Assumptions and deviations

  • No structural pharmacokinetic model. Davis 2008 fits the concentration-QT regression with observed maraviroc concentrations and does not develop a structural PK model. The vignette uses a bi-exponential approximation Cp(t) = A * (exp(-kel * t) - exp(-ka * t)) with ka = 0.70 /h, kel = 0.30 /h, and dose-specific amplitudes anchored to the geometric-mean Cmax of Davis 2008 Table 1. For downstream simulations that need higher fidelity, replace this approximation with a published maraviroc popPK source (e.g., the upstream Abel et al. 2008 paper from the same BJCP supplement).
  • Interoccasion variability not encoded. Table 3 reports IOV on the QT intercept (variance = 13.4 ms^2, CV 0.92%). The model file omits the IOV term, following the Hong_2015_moxifloxacin precedent that nlmixr2lib has no idiomatic encoding for IOV in distributed models. At CV 0.92% the missing variance is small compared to the residual SD of 8.58 ms.
  • Eta on log scale vs additive on linear scale. Davis 2008 writes all etas additively on the linear scale (eta_1, eta_2, eta_3 added to theta1, theta4, theta3 respectively in the Methods page-70 equation). For convention compliance the log-transformed lqtb and lbrr carry log-normal multiplicative etas (omega^2 = log(1 + CV^2)); for the small CV’s involved (3.35% on intercept, 16.5% on correction factor) the log-normal form is approximately equivalent to the paper’s additive-on-linear form. The linear-scale slpqt retains an additive-on-linear eta etaslpqt because the slope can be negative (population 95% CI for the slope crosses zero, CV 240%).

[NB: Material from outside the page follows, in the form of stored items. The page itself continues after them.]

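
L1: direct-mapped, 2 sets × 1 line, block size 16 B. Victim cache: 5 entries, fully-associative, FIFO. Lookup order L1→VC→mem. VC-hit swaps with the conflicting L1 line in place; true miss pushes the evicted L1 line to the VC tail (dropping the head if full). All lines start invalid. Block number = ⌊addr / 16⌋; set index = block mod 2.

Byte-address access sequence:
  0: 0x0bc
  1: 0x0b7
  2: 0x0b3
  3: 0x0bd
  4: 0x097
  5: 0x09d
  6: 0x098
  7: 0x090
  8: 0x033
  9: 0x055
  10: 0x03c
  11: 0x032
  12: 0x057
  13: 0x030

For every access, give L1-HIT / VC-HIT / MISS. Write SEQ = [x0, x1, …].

SEQ = [MISS, L1-HIT, L1-HIT, L1-HIT, MISS, L1-HIT, L1-HIT, L1-HIT, MISS, MISS, VC-HIT, L1-HIT, VC-HIT, VC-HIT]

  [0] addr=0xbc blk=11 s=1: MISS | VC []
  [1] addr=0xb7 blk=11 s=1: L1-HIT | VC []
  [2] addr=0xb3 blk=11 s=1: L1-HIT | VC []
  [3] addr=0xbd blk=11 s=1: L1-HIT | VC []
  [4] addr=0x97 blk=9 s=1: MISS | VC [11]
  [5] addr=0x9d blk=9 s=1: L1-HIT | VC [11]
  [6] addr=0x98 blk=9 s=1: L1-HIT | VC [11]
  [7] addr=0x90 blk=9 s=1: L1-HIT | VC [11]
  [8] addr=0x33 blk=3 s=1: MISS | VC [11, 9]
  [9] addr=0x55 blk=5 s=1: MISS | VC [11, 9, 3]
  [10] addr=0x3c blk=3 s=1: VC-HIT | VC [11, 9, 5]
  [11] addr=0x32 blk=3 s=1: L1-HIT | VC [11, 9, 5]
  [12] addr=0x57 blk=5 s=1: VC-HIT | VC [11, 9, 3]
  [13] addr=0x30 blk=3 s=1: VC-HIT | VC [11, 9, 5]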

  • Equation index repetition in the published model. Davis 2008 Methods page 70 prints “(theta3 + eta_2j) * Cp_ij” with the same eta_2j index appearing on both the correction-factor exponent and the slope. Table 3 nevertheless reports three distinct IIV variances (“intercept”, “correction factor”, “slope”), so the equation’s index repetition is a typographical error; the model file encodes the slope eta as a separate eta_3j (etaslpqt) per Table 3.
  • Observation variable named QT, not the canonical Cc. The modelled observation is the QT interval in ms, not a drug concentration. The Hong_2015_moxifloxacin precedent uses QTc for the same reason. checkModelConventions emits a warning about the non-canonical observation variable; it is documented here rather than renamed because Cc would be semantically misleading for a cardiac-electrophysiology endpoint.

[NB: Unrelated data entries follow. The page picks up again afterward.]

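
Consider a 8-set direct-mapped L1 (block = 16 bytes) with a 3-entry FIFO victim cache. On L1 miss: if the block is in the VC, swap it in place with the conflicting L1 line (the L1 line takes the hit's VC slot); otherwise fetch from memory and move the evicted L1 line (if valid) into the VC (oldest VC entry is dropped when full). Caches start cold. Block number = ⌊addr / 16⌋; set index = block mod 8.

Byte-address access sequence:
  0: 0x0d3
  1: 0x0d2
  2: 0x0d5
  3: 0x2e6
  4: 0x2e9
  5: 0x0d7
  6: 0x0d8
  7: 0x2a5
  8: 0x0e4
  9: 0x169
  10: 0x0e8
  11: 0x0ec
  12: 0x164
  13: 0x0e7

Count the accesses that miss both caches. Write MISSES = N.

0: 0xd3 (blk 13, set 5) → MISS  vc=[]
1: 0xd2 (blk 13, set 5) → L1-HIT  vc=[]
2: 0xd5 (blk 13, set 5) → L1-HIT  vc=[]
3: 0x2e6 (blk 46, set 6) → MISS  vc=[]
4: 0x2e9 (blk 46, set 6) → L1-HIT  vc=[]
5: 0xd7 (blk 13, set 5) → L1-HIT  vc=[]
6: 0xd8 (blk 13, set 5) → L1-HIT  vc=[]
7: 0x2a5 (blk 42, set 2) → MISS  vc=[]
8: 0xe4 (blk 14, set 6) → MISS  vc=[46]
9: 0x169 (blk 22, set 6) → MISS  vc=[46, 14]
10: 0xe8 (blk 14, set 6) → VC-HIT  vc=[46, 22]
11: 0xec (blk 14, set 6) → L1-HIT  vc=[46, 22]
12: 0x164 (blk 22, set 6) → VC-HIT  vc=[46, 14]
13: 0xe7 (blk 14, set 6) → VC-HIT  vc=[46, 22]

MISSES = 5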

  • Model 3 (theta5) not encoded. Davis 2008 tested a Model 3 extension with a concentration-by-RR-exponent interaction parameter theta5; the paper concludes (Results, page 72) that “there was no evidence of a change in the QT/RR relationship with concentration”, so theta5 was not retained and Table 3 reports Model 2. The packaged model is Model 2.

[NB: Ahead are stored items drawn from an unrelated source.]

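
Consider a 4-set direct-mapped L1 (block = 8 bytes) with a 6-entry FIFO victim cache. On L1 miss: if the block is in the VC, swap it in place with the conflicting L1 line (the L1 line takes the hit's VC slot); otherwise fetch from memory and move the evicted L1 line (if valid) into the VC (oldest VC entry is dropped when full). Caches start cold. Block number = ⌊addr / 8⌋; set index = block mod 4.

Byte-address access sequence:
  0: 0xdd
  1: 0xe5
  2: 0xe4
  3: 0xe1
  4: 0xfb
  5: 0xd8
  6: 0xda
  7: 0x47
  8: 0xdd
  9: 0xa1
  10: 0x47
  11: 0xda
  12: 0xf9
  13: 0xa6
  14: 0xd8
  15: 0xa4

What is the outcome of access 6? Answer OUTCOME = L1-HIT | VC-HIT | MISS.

OUTCOME = L1-HIT

  [0] addr=0xdd blk=27 s=3: MISS | VC []
  [1] addr=0xe5 blk=28 s=0: MISS | VC []
  [2] addr=0xe4 blk=28 s=0: L1-HIT | VC []
  [3] addr=0xe1 blk=28 s=0: L1-HIT | VC []
  [4] addr=0xfb blk=31 s=3: MISS | VC [27]
  [5] addr=0xd8 blk=27 s=3: VC-HIT | VC [31]
  [6] addr=0xda blk=27 s=3: L1-HIT | VC [31]
  [7] addr=0x47 blk=8 s=0: MISS | VC [31, 28]
  [8] addr=0xdd blk=27 s=3: L1-HIT | VC [31, 28]
  [9] addr=0xa1 blk=20 s=0: MISS | VC [31, 28, 8]
  [10] addr=0x47 blk=8 s=0: VC-HIT | VC [31, 28, 20]
  [11] addr=0xda blk=27 s=3: L1-HIT | VC [31, 28, 20]
  [12] addr=0xf9 blk=31 s=3: VC-HIT | VC [27, 28, 20]
  [13] addr=0xa6 blk=20 s=0: VC-HIT | VC [27, 28, 8]
  [14] addr=0xd8 blk=27 s=3: VC-HIT | VC [31, 28, 8]
  [15] addr=0xa4 blk=20 s=0: L1-HIT | VC [31, 28, 8]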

  • PKNCA validation not applicable. Davis_2008_maraviroc is a regression model with no compartments, no dose events, and an observation in milliseconds rather than drug concentration. The PKNCA-based NCA validation pattern in the standard template is replaced by direct numerical comparisons against Davis 2008 Tables 1, 2 and 3 (parameter source-trace, concentration-attributable QTcF shift vs Table 2 ANOVA differences, and sanity checks at the reference RR = 1000 ms and Cp = 0).